Digbijayee Khatua traces his artistic sojourn from his native place, Kendrapada in Odisha to his current place of practice in Delhi. A shift from rural to urban, Odia to Hindi, the home and the world, the artist’s mundane realities changed enormously and to this he credits most of his conceptual development and modified techniques. Cityscapes and elements of urbanity are eminent in his works. He expresses with watercolors in a layered dialogue to accentuate existential depths within the city. Interestingly, his works do not lose aesthetic pleasure in the otherwise grim realities, thereby retaining a subtle yet striking visual allegory.
Khatua received a Bachelor’s degree in Visual Arts in 2012 from B. K. College of Art and Crafts, Bhubaneshwar, Odisha and a Master’s degree in Fine Arts in 2015 from College of Art, Delhi University. Currently he is working in Kaladham Society, Greater Noida and professionally working as an artist with Anant art gallery, New Delhi.
What’s your artistic background?
Art was all around me and attracted my interest since childhood. I grew up in a village in east Odisha. As a child, I would assist my mother, a teacher at aanganwadi (play school), to create traditional patterns with golam (rice powder) on the walls of our home. My father, a history and literature teacher would take me along to witness the ancient and medieval riches in the form of monuments, temples and caves, replete with the crafts of the Pattachitra art style. I believe these early experiences kindled in me the fire to pursue art professionally.
What’s integral to the work of an artist?
I explore a diversity of details in naturalist, manmade objects. The subject is articulated in abstract and stylized forms to embellish the surface of the paper as three-dimension spaces, with metal work, papermaking, watercolor and found objects. These works deal with objects and landscapes within the city, I often include small detailed drawings which elevate the work from being just one of many elements within a landscape. Over time, the structure of buildings becomes more isolated. I can trace the movement from drawing, to painting, to paper-cutting and forming layers to make for a three- dimensional form.
What role does the artist have in society?
The artist is like a mirror of society, seeing what is happening in society through his art. Through his paintings, an artist informs people about the future and the present.
What art do you most identify with?
My artistic oeuvre is primarily inspired by the traditional Patta paintings of Odisha, also the place where I grew up. My recent works see some experimentation with a meticulous rendition of the wash technique on multiple layers of paper, which gives the works a pronounced effect of relief.
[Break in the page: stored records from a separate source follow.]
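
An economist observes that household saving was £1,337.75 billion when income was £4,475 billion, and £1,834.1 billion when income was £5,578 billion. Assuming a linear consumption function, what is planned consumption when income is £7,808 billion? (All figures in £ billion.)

MPS = ΔS/ΔY = (1834.1 − 1337.75)/(5578 − 4475) = 496.35/1103 = 0.45
MPC = 1 − MPS = 0.55
Autonomous saving = 1337.75 − 0.45(4475) = -676, so a = 676
C = 676 + 0.55(7808) = 676 + 4294.4 = 4970.4

C = 4970.4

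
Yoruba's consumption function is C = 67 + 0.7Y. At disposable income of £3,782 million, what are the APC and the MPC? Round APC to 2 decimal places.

MPC = 0.7 (the slope of the consumption function)
C = 67 + 0.7(3782) = 2714.4, so APC = 2714.4/3782 = 0.72

APC = 0.72; MPC = 0.7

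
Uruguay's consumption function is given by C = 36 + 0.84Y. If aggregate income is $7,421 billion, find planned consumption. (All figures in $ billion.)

C = 36 + 0.84(7421) = 36 + 6233.64 = 6269.64

C = 6269.64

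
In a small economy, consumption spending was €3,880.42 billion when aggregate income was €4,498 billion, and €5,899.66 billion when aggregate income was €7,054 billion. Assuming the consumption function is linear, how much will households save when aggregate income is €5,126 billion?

MPC = (5899.66 − 3880.42)/(7054 − 4498) = 2019.24/2556 = 0.79
a = 3880.42 − 0.79(4498) = 3880.42 − 3553.42 = 327
C = 327 + 0.79(5126) = 4376.54
S = 5126 − 4376.54 = 749.46

S = 749.46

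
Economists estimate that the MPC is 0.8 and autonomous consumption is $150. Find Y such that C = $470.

Y = 400

150 + 0.8Y = 470
0.8Y = 320, so Y = 320/0.8 = 400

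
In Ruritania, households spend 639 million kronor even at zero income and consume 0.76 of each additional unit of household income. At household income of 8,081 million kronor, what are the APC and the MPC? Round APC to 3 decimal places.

APC = 0.839; MPC = 0.76

MPC = 0.76 (the slope of the consumption function)
C = 639 + 0.76(8081) = 6780.56, so APC = 6780.56/8081 = 0.839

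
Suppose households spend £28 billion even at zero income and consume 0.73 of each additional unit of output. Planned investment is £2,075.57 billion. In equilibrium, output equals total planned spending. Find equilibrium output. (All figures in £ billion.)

Y = C + I = 28 + 0.73Y + 2075.57
Y − 0.73Y = 2103.57
0.27Y = 2103.57, so Y = 2103.57/0.27 = 7791

Y = 7791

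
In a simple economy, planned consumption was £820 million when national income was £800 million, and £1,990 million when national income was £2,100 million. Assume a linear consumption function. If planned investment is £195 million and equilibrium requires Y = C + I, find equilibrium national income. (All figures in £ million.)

Y = 2950

MPC = (1990 − 820)/(2100 − 800) = 1170/1300 = 0.9
a = 820 − 0.9(800) = 100
Equilibrium: Y = 100 + 0.9Y + 195
0.1Y = 295, so Y = 295/0.1 = 2950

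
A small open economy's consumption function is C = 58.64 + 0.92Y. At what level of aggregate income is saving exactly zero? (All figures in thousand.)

At break-even, C = Y: 58.64 + 0.92Y = Y
0.08Y = 58.64, so Y = 58.64/0.08 = 733

Y = 733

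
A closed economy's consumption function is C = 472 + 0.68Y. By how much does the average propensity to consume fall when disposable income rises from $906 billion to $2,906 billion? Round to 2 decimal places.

At Y = 906: C = 472 + 0.68(906) = 1088.08, APC = 1088.08/906 = 1.201
At Y = 2906: C = 2448.08, APC = 2448.08/2906 = 0.842
Fall in APC = 1.201 − 0.842 = 0.359 ≈ 0.36

ΔAPC = 0.36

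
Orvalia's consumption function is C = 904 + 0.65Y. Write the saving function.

S = -904 + 0.35Y

S = Y − C = Y − (904 + 0.65Y) = -904 + (1 − 0.65)Y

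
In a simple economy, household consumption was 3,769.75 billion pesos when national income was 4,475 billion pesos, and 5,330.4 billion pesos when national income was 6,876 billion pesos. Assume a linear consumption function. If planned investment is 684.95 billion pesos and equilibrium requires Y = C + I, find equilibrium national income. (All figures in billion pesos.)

MPC = (5330.4 − 3769.75)/(6876 − 4475) = 1560.65/2401 = 0.65
a = 3769.75 − 0.65(4475) = 861
Equilibrium: Y = 861 + 0.65Y + 684.95
0.35Y = 1545.95, so Y = 1545.95/0.35 = 4417

Y = 4417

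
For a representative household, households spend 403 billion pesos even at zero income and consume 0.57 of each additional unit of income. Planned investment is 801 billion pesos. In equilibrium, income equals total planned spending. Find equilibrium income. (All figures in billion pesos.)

Y = C + I = 403 + 0.57Y + 801
Y − 0.57Y = 1204
0.43Y = 1204, so Y = 1204/0.43 = 2800

Y = 2800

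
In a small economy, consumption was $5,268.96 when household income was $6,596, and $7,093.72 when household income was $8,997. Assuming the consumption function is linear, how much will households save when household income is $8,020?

S = 1668.8

MPC = (7093.72 − 5268.96)/(8997 − 6596) = 1824.76/2401 = 0.76
a = 5268.96 − 0.76(6596) = 5268.96 − 5012.96 = 256
C = 256 + 0.76(8020) = 6351.2
S = 8020 − 6351.2 = 1668.8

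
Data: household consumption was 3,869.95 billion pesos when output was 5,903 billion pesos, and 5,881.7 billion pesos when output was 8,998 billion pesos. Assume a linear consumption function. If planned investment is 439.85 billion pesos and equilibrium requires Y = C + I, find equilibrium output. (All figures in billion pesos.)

MPC = (5881.7 − 3869.95)/(8998 − 5903) = 2011.75/3095 = 0.65
a = 3869.95 − 0.65(5903) = 33
Equilibrium: Y = 33 + 0.65Y + 439.85
0.35Y = 472.85, so Y = 472.85/0.35 = 1351

Y = 1351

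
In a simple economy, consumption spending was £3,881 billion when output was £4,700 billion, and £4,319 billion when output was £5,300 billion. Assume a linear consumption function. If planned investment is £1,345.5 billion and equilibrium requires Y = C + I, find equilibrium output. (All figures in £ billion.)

Y = 6650

MPC = (4319 − 3881)/(5300 − 4700) = 438/600 = 0.73
a = 3881 − 0.73(4700) = 450
Equilibrium: Y = 450 + 0.73Y + 1345.5
0.27Y = 1795.5, so Y = 1795.5/0.27 = 6650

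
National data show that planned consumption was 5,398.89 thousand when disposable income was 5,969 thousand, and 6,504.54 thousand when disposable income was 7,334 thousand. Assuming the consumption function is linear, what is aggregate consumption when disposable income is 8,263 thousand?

C = 7257.03

MPC = (6504.54 − 5398.89)/(7334 − 5969) = 1105.65/1365 = 0.81
a = 5398.89 − 0.81(5969) = 5398.89 − 4834.89 = 564
C = 564 + 0.81(8263) = 564 + 6693.03 = 7257.03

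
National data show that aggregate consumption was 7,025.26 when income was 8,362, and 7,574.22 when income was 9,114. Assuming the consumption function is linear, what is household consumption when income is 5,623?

C = 5025.79

MPC = (7574.22 − 7025.26)/(9114 − 8362) = 548.96/752 = 0.73
a = 7025.26 − 0.73(8362) = 7025.26 − 6104.26 = 921
C = 921 + 0.73(5623) = 921 + 4104.79 = 5025.79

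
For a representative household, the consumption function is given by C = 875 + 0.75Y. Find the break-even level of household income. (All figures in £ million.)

At break-even, C = Y: 875 + 0.75Y = Y
0.25Y = 875, so Y = 875/0.25 = 3500

Y = 3500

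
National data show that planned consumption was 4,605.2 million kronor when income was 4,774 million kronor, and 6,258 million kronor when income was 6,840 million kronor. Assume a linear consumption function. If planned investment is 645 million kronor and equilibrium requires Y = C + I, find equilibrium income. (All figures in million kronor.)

MPC = (6258 − 4605.2)/(6840 − 4774) = 1652.8/2066 = 0.8
a = 4605.2 − 0.8(4774) = 786
Equilibrium: Y = 786 + 0.8Y + 645
0.2Y = 1431, so Y = 1431/0.2 = 7155

Y = 7155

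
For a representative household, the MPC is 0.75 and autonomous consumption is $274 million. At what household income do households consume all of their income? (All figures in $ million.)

Y = 1096

At break-even, C = Y: 274 + 0.75Y = Y
0.25Y = 274, so Y = 274/0.25 = 1096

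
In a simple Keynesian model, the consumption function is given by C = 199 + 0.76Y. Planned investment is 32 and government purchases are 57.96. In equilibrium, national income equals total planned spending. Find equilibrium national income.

Y = 1204

Y = C + I + G = 199 + 0.76Y + 32 + 57.96
Y − 0.76Y = 288.96
0.24Y = 288.96, so Y = 288.96/0.24 = 1204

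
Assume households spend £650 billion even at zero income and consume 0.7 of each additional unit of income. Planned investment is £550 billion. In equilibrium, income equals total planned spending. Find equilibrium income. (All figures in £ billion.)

Y = C + I = 650 + 0.7Y + 550
Y − 0.7Y = 1200
0.3Y = 1200, so Y = 1200/0.3 = 4000

Y = 4000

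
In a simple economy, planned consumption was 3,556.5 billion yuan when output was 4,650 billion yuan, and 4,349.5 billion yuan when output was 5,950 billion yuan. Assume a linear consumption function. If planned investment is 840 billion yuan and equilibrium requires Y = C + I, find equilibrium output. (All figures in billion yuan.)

Y = 4000

MPC = (4349.5 − 3556.5)/(5950 − 4650) = 793/1300 = 0.61
a = 3556.5 − 0.61(4650) = 720
Equilibrium: Y = 720 + 0.61Y + 840
0.39Y = 1560, so Y = 1560/0.39 = 4000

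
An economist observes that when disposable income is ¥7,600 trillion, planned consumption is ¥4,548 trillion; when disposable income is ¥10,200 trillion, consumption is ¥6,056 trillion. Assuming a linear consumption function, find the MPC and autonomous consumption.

MPC = 0.58; a = 140

MPC = ΔC/ΔY = (6056 − 4548)/(10200 − 7600) = 1508/2600 = 0.58
a = C − MPC·Y = 4548 − 0.58(7600) = 4548 − 4408 = 140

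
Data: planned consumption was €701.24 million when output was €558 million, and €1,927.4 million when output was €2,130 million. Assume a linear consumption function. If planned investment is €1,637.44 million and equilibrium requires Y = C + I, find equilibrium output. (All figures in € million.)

Y = 8652

MPC = (1927.4 − 701.24)/(2130 − 558) = 1226.16/1572 = 0.78
a = 701.24 − 0.78(558) = 266
Equilibrium: Y = 266 + 0.78Y + 1637.44
0.22Y = 1903.44, so Y = 1903.44/0.22 = 8652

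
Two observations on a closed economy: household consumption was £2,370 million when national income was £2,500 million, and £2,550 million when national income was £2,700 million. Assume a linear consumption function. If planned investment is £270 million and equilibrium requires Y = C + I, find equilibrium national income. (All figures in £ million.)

MPC = (2550 − 2370)/(2700 − 2500) = 180/200 = 0.9
a = 2370 − 0.9(2500) = 120
Equilibrium: Y = 120 + 0.9Y + 270
0.1Y = 390, so Y = 390/0.1 = 3900

Y = 3900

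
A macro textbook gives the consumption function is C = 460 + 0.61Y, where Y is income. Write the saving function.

S = -460 + 0.39Y

S = Y − C = Y − (460 + 0.61Y) = -460 + (1 − 0.61)Y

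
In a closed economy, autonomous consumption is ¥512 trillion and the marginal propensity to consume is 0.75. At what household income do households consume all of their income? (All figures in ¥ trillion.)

Y = 2048

At break-even, C = Y: 512 + 0.75Y = Y
0.25Y = 512, so Y = 512/0.25 = 2048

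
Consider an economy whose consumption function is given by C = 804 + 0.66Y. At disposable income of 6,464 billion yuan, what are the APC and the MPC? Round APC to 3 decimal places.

MPC = 0.66 (the slope of the consumption function)
C = 804 + 0.66(6464) = 5070.24, so APC = 5070.24/6464 = 0.784

APC = 0.784; MPC = 0.66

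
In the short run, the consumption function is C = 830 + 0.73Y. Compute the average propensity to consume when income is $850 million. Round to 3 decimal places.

APC = 1.706

C = 830 + 0.73(850) = 1450.5
APC = C/Y = 1450.5/850 = 1.706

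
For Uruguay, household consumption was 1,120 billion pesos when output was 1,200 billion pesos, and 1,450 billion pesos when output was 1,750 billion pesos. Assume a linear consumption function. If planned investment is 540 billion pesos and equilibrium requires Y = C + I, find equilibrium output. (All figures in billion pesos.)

MPC = (1450 − 1120)/(1750 − 1200) = 330/550 = 0.6
a = 1120 − 0.6(1200) = 400
Equilibrium: Y = 400 + 0.6Y + 540
0.4Y = 940, so Y = 940/0.4 = 2350

Y = 2350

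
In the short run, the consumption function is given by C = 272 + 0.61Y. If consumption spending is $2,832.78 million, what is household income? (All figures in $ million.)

272 + 0.61Y = 2832.78
0.61Y = 2560.78, so Y = 2560.78/0.61 = 4198

Y = 4198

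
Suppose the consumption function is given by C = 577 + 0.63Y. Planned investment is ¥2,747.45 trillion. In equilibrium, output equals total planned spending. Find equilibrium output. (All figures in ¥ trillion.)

Y = C + I = 577 + 0.63Y + 2747.45
Y − 0.63Y = 3324.45
0.37Y = 3324.45, so Y = 3324.45/0.37 = 8985

Y = 8985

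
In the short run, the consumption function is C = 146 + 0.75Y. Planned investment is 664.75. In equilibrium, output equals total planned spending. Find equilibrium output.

Y = C + I = 146 + 0.75Y + 664.75
Y − 0.75Y = 810.75
0.25Y = 810.75, so Y = 810.75/0.25 = 3243

Y = 3243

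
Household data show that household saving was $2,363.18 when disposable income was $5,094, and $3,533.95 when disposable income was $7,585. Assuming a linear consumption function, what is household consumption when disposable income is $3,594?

MPS = ΔS/ΔY = (3533.95 − 2363.18)/(7585 − 5094) = 1170.77/2491 = 0.47
MPC = 1 − MPS = 0.53
Autonomous saving = 2363.18 − 0.47(5094) = -31, so a = 31
C = 31 + 0.53(3594) = 31 + 1904.82 = 1935.82

C = 1935.82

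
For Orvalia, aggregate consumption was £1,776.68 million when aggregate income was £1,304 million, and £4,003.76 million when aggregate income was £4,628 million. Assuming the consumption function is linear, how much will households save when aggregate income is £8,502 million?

S = 1902.66

MPC = (4003.76 − 1776.68)/(4628 − 1304) = 2227.08/3324 = 0.67
a = 1776.68 − 0.67(1304) = 1776.68 − 873.68 = 903
C = 903 + 0.67(8502) = 6599.34
S = 8502 − 6599.34 = 1902.66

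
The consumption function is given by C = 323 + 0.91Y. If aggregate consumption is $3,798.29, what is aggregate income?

Y = 3819

323 + 0.91Y = 3798.29
0.91Y = 3475.29, so Y = 3475.29/0.91 = 3819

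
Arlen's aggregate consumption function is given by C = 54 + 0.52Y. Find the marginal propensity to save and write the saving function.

MPS = 1 − MPC = 1 − 0.52 = 0.48
S = Y − C = -54 + 0.48Y

MPS = 0.48; S = -54 + 0.48Y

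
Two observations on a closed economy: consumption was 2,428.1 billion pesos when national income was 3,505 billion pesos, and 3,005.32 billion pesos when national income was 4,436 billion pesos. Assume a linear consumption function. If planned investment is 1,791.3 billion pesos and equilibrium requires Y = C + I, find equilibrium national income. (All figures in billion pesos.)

Y = 5385

MPC = (3005.32 − 2428.1)/(4436 − 3505) = 577.22/931 = 0.62
a = 2428.1 − 0.62(3505) = 255
Equilibrium: Y = 255 + 0.62Y + 1791.3
0.38Y = 2046.3, so Y = 2046.3/0.38 = 5385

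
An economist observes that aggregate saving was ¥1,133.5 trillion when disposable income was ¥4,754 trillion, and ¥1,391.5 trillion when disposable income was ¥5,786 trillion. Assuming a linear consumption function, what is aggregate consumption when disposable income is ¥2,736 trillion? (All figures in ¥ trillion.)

MPS = ΔS/ΔY = (1391.5 − 1133.5)/(5786 − 4754) = 258/1032 = 0.25
MPC = 1 − MPS = 0.75
Autonomous saving = 1133.5 − 0.25(4754) = -55, so a = 55
C = 55 + 0.75(2736) = 55 + 2052 = 2107

C = 2107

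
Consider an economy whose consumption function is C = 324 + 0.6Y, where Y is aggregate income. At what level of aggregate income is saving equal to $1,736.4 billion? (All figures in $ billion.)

Y = 5151

S = Y − C = -324 + 0.4Y
-324 + 0.4Y = 1736.4, so 0.4Y = 2060.4 and Y = 5151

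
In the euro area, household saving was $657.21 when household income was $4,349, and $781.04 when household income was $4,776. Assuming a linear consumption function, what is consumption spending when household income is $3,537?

C = 3115.27

MPS = ΔS/ΔY = (781.04 − 657.21)/(4776 − 4349) = 123.83/427 = 0.29
MPC = 1 − MPS = 0.71
Autonomous saving = 657.21 − 0.29(4349) = -604, so a = 604
C = 604 + 0.71(3537) = 604 + 2511.27 = 3115.27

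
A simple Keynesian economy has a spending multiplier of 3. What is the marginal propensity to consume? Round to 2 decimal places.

MPC = 0.67

k = 1/(1 − MPC), so 1 − MPC = 1/k = 1/3 = 0.3333
MPC = 1 − 0.3333 = 0.67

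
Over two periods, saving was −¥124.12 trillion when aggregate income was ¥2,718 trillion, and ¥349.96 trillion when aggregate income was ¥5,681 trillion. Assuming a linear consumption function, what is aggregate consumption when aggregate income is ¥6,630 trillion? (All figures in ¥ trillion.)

MPS = ΔS/ΔY = (349.96 − (-124.12))/(5681 − 2718) = 474.08/2963 = 0.16
MPC = 1 − MPS = 0.84
Autonomous saving = -124.12 − 0.16(2718) = -559, so a = 559
C = 559 + 0.84(6630) = 559 + 5569.2 = 6128.2

C = 6128.2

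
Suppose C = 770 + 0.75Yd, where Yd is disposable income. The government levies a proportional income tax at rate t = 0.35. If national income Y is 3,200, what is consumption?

Yd = (1 − 0.35)(3200) = 0.65(3200) = 2080
C = 770 + 0.75(2080) = 770 + 1560 = 2330

C = 2330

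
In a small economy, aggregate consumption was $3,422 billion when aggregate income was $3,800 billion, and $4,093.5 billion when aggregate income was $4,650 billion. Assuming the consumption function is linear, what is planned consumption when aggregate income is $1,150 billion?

MPC = (4093.5 − 3422)/(4650 − 3800) = 671.5/850 = 0.79
a = 3422 − 0.79(3800) = 3422 − 3002 = 420
C = 420 + 0.79(1150) = 420 + 908.5 = 1328.5

C = 1328.5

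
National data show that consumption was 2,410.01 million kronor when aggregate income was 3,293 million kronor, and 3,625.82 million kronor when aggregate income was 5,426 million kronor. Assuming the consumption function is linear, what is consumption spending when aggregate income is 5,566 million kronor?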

This implies a metaphor of the layered realities of the city life. Watercolors are an important part of my expression, which enables me to juxtapose translucency and depth in my paintings. The process can take months to realize once the basic idea and concept is in place.
What themes do you pursue?
Working with common themes such as time, isolation and transition, I am interested in the fragility of relationships and people’s awkwardness in trying to coexist and relate to one another. To that end I create miniature like detailing to serve as evolving still life from which I paint detailed narrative paintings. For my most recent series of paintings I built a diorama of a fictional rural landscape and gradually developed it into a farmland and ultimately, a town.
What is an artistic outlook on life?
I have been observing how the city life grows with a departure from natural elements and everyone feels lively with man-made beauty, which comes with it’s complications. The visual in my works gain various perspectives and layers while browsing through compartmentalized renditions of the city.
Should art be funded?
In order for an artist to do his work, he/she must be funded at the government and public level.
What role does art funding have?
An artist needs financial support to do his or her work. With the help of funds, the artist can experiment to do something new in his work.
Name three artists you’d like to be compared to.
As much as I don’t like any particular artist, I like the work of many artists like Amy Cutler, Arthur Lugauskas and Gigi Scaria, I have a long list of influences which includes ideas and concepts as an artist, writer and movies. I’m mostly influenced by Indian traditional art, like miniature paintings, Patta styles and crafts. I am interested in a wide range of processes and approaches in contemporary practice.
What’s the best piece of advice you’ve been given?
Focus on your work and keep working hard with dedication.
Professionally, what’s your goal?
I don’t set goals for the future; I set some goals every day and enjoy the work of the day. I am currently involved in research for my upcoming projects. I intend to socialize with people who have moved to the city, so I visit local places and talk with locals and record their urban experiences about the city they live in. I would like to incorporate regional subject matter and further experiment with surface layering techniques. Currently I am working towards my upcoming show with Anant art gallery, New Delhi.